Last week, the FDA announced that certain Fluoroquinolone antibiotics might “raise the risk of an aortic dissection.”1 Fluoroquinolones, which are a commonly prescribed to treat upper respiratory infections and urinary tract infections, include ciprofloxacin (Cipro), levofloxacin (Levaquin), gemifloxacin (Factive) and moxifloxacin (Avelox).
The FDA said in a statement,
“A U.S. Food and Drug Administration (FDA) review found that fluoroquinolone antibiotics can increase the occurrence of rare but serious events of ruptures or tears in the main artery of the body, called the aorta. These tears, called aortic dissections, or ruptures of an aortic aneurysm can lead to dangerous bleeding or even death.
Fluoroquinolones should not be used in patients at increased risk unless there are no other treatment options available.
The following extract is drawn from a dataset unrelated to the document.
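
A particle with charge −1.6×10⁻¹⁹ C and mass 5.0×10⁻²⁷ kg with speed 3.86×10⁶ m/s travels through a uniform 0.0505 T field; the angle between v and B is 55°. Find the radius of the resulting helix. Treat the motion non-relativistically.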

People at increased risk include those with a history of blockages or aneurysms (abnormal bulges) of the aorta or other blood vessels, high blood pressure, certain genetic disorders that involve blood vessel changes, and the elderly.”2
(This also includes those at risk for an aortic aneurysm, patients with peripheral atherosclerotic vascular diseases, hypertension, certain genetic conditions such as Marfan syndrome and Ehlers-Danlos syndrome (which I have), and the elderly.)
This new information will be added to the labels and prescribing information of fluoroquinolone drugs, according to the FDA. They also stressed that they should only be used when absolutely necessary.
Please be careful. High blood pressure is the main cause of aortic dissection so if you have high blood pressure, discuss this with your doctor before using fluoroquinolones. And if you are taking this class of antibiotic and feel sudden, severe, and constant pain in the stomach, chest or back, call 911 and get to an emergency room as quickly as possible.